Results for Isolation and purification of product

Absorbance reading set at 476nm.

Discussions
The graph shows the absorbance value of the GFP substance. The graph shows that fraction 3 has the highest OD reading as compared to the rest. This shows that fraction 3 has the highest concentration of GFP. When shown under UV light fraction 3 presented the highest glow intensity then fraction 4 and 6. The points after fraction 4 are off; this shows that the absorbance readings are off the decreasing scale. The points are fluctuating. Theoretically, the amount of GFP should decrease as more buffer are added through the column and eluting the GFP. But at fraction 6 in the graph the absorbance value is slightly higher then fraction 5. Most amount of GFP being eluted is in fraction 3 followed by 4 in the graph. The absorbance reading of fraction 9 in the graph is almost at 0.000; this concludes that most of the GFP has been eluted from the column.

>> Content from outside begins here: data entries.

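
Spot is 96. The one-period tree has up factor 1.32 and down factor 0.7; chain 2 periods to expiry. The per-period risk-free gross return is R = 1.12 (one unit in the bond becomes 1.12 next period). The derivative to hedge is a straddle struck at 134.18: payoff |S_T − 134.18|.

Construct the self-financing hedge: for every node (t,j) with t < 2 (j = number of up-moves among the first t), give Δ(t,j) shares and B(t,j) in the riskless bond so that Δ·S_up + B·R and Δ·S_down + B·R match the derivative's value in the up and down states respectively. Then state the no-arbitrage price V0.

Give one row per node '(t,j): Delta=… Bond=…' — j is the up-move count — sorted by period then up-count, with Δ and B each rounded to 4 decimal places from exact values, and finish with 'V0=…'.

(0,0): Delta=-0.3275 Bond=66.6160
(1,0): Delta=-1.0000 Bond=119.8036
(1,1): Delta=-0.1576 Bond=53.0891
V0=35.1784

Since d<R<u, set p* = (R−d)/(u−d) = 0.6774; price each node as the discounted p*-expectation of its children.
At expiry t=2: V(2,0)=87.1400, V(2,1)=45.4760, V(2,2)=33.0904
Node (1,0) S=67.2000: V=(p*·45.4760+(1−p*)·87.1400)/1.12=52.6036; Δ=(45.4760−87.1400)/(88.7040−47.0400)=-1.0000; B=V−Δ·S=119.8036
Node (1,1) S=126.7200: V=(p*·33.0904+(1−p*)·45.4760)/1.12=33.1123; Δ=(33.0904−45.4760)/(167.2704−88.7040)=-0.1576; B=V−Δ·S=53.0891
Node (0,0) S=96.0000: V=(p*·33.1123+(1−p*)·52.6036)/1.12=35.1784; Δ=(33.1123−52.6036)/(126.7200−67.2000)=-0.3275; B=V−Δ·S=66.6160
Each (Δ,B) replicates both successor values, so the strategy is self-financing and V0 is arbitrage-free.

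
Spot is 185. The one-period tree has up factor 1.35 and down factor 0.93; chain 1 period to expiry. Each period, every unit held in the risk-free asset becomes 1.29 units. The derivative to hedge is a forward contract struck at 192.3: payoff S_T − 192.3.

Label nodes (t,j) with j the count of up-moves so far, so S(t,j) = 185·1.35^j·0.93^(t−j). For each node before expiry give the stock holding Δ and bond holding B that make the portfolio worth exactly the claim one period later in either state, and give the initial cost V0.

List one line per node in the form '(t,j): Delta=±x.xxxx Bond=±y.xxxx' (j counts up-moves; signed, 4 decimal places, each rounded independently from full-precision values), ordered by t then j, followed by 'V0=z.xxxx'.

(0,0): Delta=1.0000 Bond=-149.0698
V0=35.9302

Under the risk-neutral measure, an up-move has probability p* = (R−d)/(u−d) = 0.8571 and values discount at R = 1.29.
Terminal payoffs: V(1,0)=-20.2500, V(1,1)=57.4500
Node (0,0) S=185.0000: V=(p*·57.4500+(1−p*)·-20.2500)/1.29=35.9302; Δ=(57.4500−-20.2500)/(249.7500−172.0500)=1.0000; B=V−Δ·S=-149.0698
The time-0 hedge costs 35.9302, which is the no-arbitrage price.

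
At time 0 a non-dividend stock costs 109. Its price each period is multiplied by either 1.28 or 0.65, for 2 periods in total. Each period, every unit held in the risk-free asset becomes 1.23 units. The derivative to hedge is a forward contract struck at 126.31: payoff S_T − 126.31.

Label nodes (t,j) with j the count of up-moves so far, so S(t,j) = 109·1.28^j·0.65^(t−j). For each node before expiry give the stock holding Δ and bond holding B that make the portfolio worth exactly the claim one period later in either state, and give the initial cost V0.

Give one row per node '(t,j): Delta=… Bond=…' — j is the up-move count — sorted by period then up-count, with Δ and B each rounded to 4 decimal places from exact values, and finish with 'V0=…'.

No-arbitrage ⇒ martingale measure with p* = (R−d)/(u−d) = 0.9206.
At expiry t=2: V(2,0)=-80.2575, V(2,1)=-35.6220, V(2,2)=52.2756
  t=1,j=0: stock 70.8500 → up 90.6880 (V=-35.6220), down 46.0525 (V=-80.2575). Price -31.8411; hedge Δ=1.0000, bond B=-102.6911.
  t=1,j=1: stock 139.5200 → up 178.5856 (V=52.2756), down 90.6880 (V=-35.6220). Price 36.8289; hedge Δ=1.0000, bond B=-102.6911.
  t=0,j=0: stock 109.0000 → up 139.5200 (V=36.8289), down 70.8500 (V=-31.8411). Price 25.5113; hedge Δ=1.0000, bond B=-83.4887.
The time-0 hedge costs 25.5113, which is the no-arbitrage price.

(0,0): Delta=1.0000 Bond=-83.4887
(1,0): Delta=1.0000 Bond=-102.6911
(1,1): Delta=1.0000 Bond=-102.6911
V0=25.5113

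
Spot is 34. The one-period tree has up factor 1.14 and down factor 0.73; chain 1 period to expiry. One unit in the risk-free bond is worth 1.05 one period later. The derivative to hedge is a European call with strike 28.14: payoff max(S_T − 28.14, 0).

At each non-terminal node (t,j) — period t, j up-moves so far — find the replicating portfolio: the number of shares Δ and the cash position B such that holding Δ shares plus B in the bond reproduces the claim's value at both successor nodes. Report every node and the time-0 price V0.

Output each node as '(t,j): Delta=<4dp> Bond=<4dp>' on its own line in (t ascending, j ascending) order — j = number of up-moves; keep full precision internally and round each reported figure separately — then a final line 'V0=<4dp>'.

(0,0): Delta=0.7618 Bond=-18.0084
V0=7.8941

Under the risk-neutral measure, an up-move has probability p* = (R−d)/(u−d) = 0.7805 and values discount at R = 1.05.
At expiry t=1: V(1,0)=0.0000, V(1,1)=10.6200
  t=0,j=0: stock 34.0000 → up 38.7600 (V=10.6200), down 24.8200 (V=0.0000). Price 7.8941; hedge Δ=0.7618, bond B=-18.0084.
Each (Δ,B) replicates both successor values, so the strategy is self-financing and V0 is arbitrage-free.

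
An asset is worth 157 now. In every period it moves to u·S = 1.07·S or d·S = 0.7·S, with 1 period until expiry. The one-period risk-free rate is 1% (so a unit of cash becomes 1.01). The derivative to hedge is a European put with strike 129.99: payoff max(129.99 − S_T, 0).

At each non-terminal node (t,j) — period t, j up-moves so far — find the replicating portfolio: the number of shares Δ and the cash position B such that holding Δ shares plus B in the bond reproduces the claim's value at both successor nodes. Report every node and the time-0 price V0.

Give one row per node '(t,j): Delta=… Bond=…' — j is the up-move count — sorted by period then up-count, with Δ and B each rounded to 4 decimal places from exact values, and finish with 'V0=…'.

(0,0): Delta=-0.3458 Bond=57.5229
V0=3.2256

Since d<R<u, set p* = (R−d)/(u−d) = 0.8378; price each node as the discounted p*-expectation of its children.
Terminal values V(1,·): V(1,0)=20.0900, V(1,1)=0.0000
(0,0): S=157.0000. Δ = (V_up−V_dn)/(S_up−S_dn) = (0.0000−20.0900)/(167.9900−109.9000) = -0.3458. V = [p*·0.0000 + (1−p*)·20.0900]/1.01 = 3.2256. B = V − Δ·S = 57.5229.
Each (Δ,B) replicates both successor values, so the strategy is self-financing and V0 is arbitrage-free.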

Answers to further questions:

Sephadex G-75 contains small pore resins which do not allow large molecules to interact with. Large molecules like proteins can’t interact with Sephadex G-75, thus, a protein of Mr 50,000KD will elute first before the GFP with Mr of 27,000. Since protein are larger then GFP, it will pass through the column faster then the GFP and being eluted first. The GFP will then take its time to slowly diffuse in and interacting with the pores.